Plant biologist William Lucas elected to French academy

UC Davis plant biology professor William Lucas has been elected to the Academie de France, equivalent to the National Academy of Sciences of the USA.

Lucas has also been awarded the prestigious Interuniversity International Francqui Chair. The position, established by the Francqui Foundation, is one of the highest scientific honors awarded in Belgium. As holder of the Francqui chair, Lucas travels regularly to Belgium for lecturing and research.

The honors are in recognition of Lucas’ pioneering work in describing the local and long-distance "information superhighways" within plants.

Lucas says he could not describe how he felt when he heard he had been elected to the academy. "I’m elated by the whole thing," he says.

Last June, Lucas was formally inducted into the academy at a ceremony in Paris. "I was very impressed with the other individuals inducted—they were a wonderful group of international scholars," he says.

Lucas admires the broad outlook and intense style of French intellectual debate.

"They have a different style, and I kind of like that," he said. Lucas has overlapping interests with some French researchers, and often strong disagreements, too, which have stimulated further debate and helped to drive research.

Australian by birth, Lucas obtained his Ph.D. from the University of Adelaide and worked at the University of Toronto in Canada before arriving at UC Davis in 1977. It was at UC Davis that he began to study phloem, the network of highly specialized cellular tubes running through plants. Phloem forms the communication system that joins leaves, stems and roots into a single plant.

Lucas said that the direction of his research was changed dramatically by some failed experiments conducted during a sabbatical at the University of Göttingen, Germany, in 1984. He was trying to investigate the biophysical properties of phloem, but the experiments were compromised by the presence of plasmodesmata, small pores that connect the phloem to the cells in surrounding tissues.

At the time, it was thought that plasmodesmata formed simple pores between plant cells to allow the movement of essential nutrients.

Initially annoyed by the troublesome plasmodesmata, Lucas soon realized that this opened up a whole new area of research. He began to study plant viruses, and was able to demonstrate that these viruses make movement proteins that allow them to cross plasmodesmata and spread their nucleic acids –DNA or RNA–through a plant. The movement protein acts as a passport that lets the viral RNA cross the plasmodesmal checkpoint.

Lucas realized that these plant viruses were the key to understanding the plant’s own communication system, since they must have either acquired or copied these movement proteins from their hosts. His group provided the first evidence that specific plant proteins, some of them factors that control DNA transcription, have the capacity to move from cell to cell via plasmodesmata.

These discoveries led to the concept that, unlike animals, plants function as supracellular systems.

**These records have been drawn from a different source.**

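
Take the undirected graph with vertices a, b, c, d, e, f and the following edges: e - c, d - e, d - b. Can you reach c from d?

From d we can reach b, c, d, e, which includes c.

Yes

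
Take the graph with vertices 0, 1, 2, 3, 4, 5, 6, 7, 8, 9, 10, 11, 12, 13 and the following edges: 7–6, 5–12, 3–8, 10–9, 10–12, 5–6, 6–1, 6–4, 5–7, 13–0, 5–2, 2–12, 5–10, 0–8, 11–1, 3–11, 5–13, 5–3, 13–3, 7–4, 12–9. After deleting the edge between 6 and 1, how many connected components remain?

1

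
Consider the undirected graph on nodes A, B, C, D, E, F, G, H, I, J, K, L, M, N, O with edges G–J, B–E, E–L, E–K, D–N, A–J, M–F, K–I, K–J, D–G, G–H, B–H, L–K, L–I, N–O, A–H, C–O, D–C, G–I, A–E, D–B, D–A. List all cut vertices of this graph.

D

Removing D increases the component count from 2 to 3, so D is a cut vertex.
By contrast removing G leaves 2 components; it is not a cut vertex. No other vertex is a cut vertex either.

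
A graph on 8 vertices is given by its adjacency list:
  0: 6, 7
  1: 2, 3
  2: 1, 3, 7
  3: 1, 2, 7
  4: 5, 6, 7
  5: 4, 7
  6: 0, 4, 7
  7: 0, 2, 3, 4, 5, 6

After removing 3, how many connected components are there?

With 3 gone, the remaining components are: {0, 1, 2, 4, 5, 6, 7}.
That is 1 component.

1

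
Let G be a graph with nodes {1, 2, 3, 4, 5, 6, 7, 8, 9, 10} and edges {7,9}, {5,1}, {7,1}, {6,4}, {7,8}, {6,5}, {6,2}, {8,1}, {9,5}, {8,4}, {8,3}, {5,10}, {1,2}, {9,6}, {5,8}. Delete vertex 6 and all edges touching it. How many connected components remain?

1

With 6 gone, the remaining components are: {1, 2, 3, 4, 5, 7, 8, 9, 10}.
That is 1 component.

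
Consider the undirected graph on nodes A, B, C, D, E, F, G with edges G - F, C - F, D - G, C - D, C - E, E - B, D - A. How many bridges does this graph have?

3

The edges on the cycle C-D-G-F-C are not bridges since each lies on that cycle.
But removing D - A disconnects D from A; removing E - B disconnects E from B; removing C - E disconnects C from E — these are bridges.
That makes 3 bridges.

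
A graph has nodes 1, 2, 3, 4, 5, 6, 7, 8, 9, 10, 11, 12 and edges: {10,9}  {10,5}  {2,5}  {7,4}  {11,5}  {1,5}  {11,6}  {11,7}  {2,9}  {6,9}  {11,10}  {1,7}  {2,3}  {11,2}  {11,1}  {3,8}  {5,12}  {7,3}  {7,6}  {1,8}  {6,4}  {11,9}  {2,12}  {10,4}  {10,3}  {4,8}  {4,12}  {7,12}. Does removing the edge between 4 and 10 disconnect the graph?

After removing 4—10, the path 4-7-11-10 still connects them, so the edge is not a bridge.

No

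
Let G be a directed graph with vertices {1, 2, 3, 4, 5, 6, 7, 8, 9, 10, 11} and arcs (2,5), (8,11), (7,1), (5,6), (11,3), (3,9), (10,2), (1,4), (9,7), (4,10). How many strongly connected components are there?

11

{3} is an SCC by itself.
{2} is an SCC by itself.
{10} is an SCC by itself.
{11} is an SCC by itself.
{9} is an SCC by itself.
(and 6 more singleton SCCs)
That gives 11 strongly connected components.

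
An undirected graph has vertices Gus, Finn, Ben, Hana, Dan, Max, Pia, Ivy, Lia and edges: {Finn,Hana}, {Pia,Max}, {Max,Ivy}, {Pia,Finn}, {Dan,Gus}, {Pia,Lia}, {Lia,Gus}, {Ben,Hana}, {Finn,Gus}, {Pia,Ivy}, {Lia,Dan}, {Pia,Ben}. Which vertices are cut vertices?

Pia

Removing Pia increases the component count from 1 to 2, so Pia is a cut vertex.
By contrast removing Gus leaves 1 component; it is not a cut vertex. No other vertex is a cut vertex either.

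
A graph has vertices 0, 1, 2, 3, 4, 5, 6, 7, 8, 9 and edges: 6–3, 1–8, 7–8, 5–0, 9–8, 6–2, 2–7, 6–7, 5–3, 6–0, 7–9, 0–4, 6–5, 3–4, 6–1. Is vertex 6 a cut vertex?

Yes

Deleting 6 raises the number of components from 1 to 2, so 6 is a cut vertex.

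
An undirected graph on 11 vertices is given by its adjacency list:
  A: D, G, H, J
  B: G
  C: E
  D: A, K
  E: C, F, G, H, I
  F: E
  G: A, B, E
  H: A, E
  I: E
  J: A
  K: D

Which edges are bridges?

The edges on the cycle G-A-H-E-G are not bridges since each lies on that cycle.
But removing E-I disconnects E from I; removing F-E disconnects F from E; removing C-E disconnects C from E; removing D-K disconnects D from K — these are bridges.
In total 7 edges are bridges.

A-D, A-J, B-G, C-E, D-K, E-F, E-I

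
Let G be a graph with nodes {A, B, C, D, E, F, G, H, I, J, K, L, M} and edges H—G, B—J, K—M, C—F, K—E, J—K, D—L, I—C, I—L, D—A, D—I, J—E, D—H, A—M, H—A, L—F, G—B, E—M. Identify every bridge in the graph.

none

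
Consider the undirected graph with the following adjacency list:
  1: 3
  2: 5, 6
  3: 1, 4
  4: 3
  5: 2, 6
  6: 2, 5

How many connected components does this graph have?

2

Starting from 1 we can reach 1, 3, 4. That is one component of size 3.
Starting from 2 we can reach 2, 5, 6. That is one component of size 3.
Total: 2 components.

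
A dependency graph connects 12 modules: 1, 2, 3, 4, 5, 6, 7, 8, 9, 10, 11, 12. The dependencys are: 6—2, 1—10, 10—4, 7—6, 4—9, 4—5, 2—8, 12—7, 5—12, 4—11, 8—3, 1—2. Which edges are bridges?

The edges on the cycle 1-10-4-5-12-7-6-2-1 are not bridges since each lies on that cycle.
But removing 8—3 disconnects 8 from 3; removing 8—2 disconnects 8 from 2; removing 9—4 disconnects 9 from 4; removing 4—11 disconnects 4 from 11 — these are bridges.

11-4, 2-8, 3-8, 4-9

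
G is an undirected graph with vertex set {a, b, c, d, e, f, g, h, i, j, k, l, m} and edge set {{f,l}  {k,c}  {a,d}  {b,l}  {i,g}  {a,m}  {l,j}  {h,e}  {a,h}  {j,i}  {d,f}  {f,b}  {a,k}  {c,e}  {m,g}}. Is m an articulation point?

No

Deleting m leaves 1 component (was 1) (its neighbors a, g remain connected to each other), so m is not a cut vertex.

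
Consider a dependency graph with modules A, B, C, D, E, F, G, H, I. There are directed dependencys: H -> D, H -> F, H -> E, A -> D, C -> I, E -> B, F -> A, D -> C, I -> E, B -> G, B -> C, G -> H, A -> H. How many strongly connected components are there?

1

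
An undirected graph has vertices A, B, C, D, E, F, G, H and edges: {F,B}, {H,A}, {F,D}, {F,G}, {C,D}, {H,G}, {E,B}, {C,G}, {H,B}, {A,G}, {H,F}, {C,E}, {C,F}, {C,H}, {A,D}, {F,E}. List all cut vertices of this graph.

Removing B, for instance, still leaves 1 component. No single vertex removal increases the component count — the graph has no articulation points.

none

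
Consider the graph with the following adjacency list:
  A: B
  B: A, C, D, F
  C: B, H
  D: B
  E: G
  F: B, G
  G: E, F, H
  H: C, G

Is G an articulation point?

Deleting G raises the number of components from 1 to 2, so G is a cut vertex.

Yes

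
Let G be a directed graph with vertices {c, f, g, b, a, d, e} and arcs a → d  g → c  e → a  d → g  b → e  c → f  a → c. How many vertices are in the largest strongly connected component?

{e} is an SCC by itself.
{g} is an SCC by itself.
{c} is an SCC by itself.
{f} is an SCC by itself.
{b} is an SCC by itself.
(and 2 more singleton SCCs)
The largest has 1 vertex.

1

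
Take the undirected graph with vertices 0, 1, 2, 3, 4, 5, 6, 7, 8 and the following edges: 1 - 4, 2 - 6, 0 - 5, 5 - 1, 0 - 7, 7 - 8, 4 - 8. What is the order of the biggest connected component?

3 is isolated — a component by itself.
Starting from 2 we can reach 2, 6. That is one component of size 2.
Starting from 0 we can reach 0, 1, 4, 5, 7, 8. That is one component of size 6.
The largest has 6 vertices.

6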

Normally, when a gene is turned on in one part of a plant, messenger RNA—mRNA—is made and translated into a protein within the same cell, leading to cell autonomous control. According to Lucas, cell-to-cell trafficking of proteins and mRNA allowed plant cells to talk to influence each other over processes in tissues and organs.

As these tissues are connected to the phloem by plasmodesmata, there was also the possibility that RNA molecules could be moving around the body of the plant. Lucas and his colleagues showed that this was indeed the case. This knowledge provided an explanation for systemic gene silencing, a process plants use to control virus infection.

Plants may use this system to regulate growth and development, says Lucas. Signals made of RNA and protein could move from mature leaves to young shoots, flowers and roots, telling each cell what is going on in other parts of the plant.

The discovery that nucleic acids can act as messengers that travel through a plant switching specific genes on or off has profound implications, Lucas said. "Studies on nucleic acid trafficking in plants are just going to explode," he said. That knowledge could lead to new ways to genetically modify plants, for example, to achieve higher yields, pest resistance or enhanced flavors or colors.

Examples of the silencing of specific genes by double-stranded RNA have recently been reported for fungi, insects such as the fruit fly Drosophila, the soil roundworm Caenorhabditis elegans and even mammals. By using this method to silence one gene or gene family at a time, scientists will be able to identify the role of each of the thousands of genes that make up plants and animals.

"This could likely turn out to be one of the most significant discoveries in terms of advancing the field of genomics," says Lucas. He is pleased that plant biologists led the way in these discoveries.

"Collectively, we’ve been working on this topic for a decade," he says.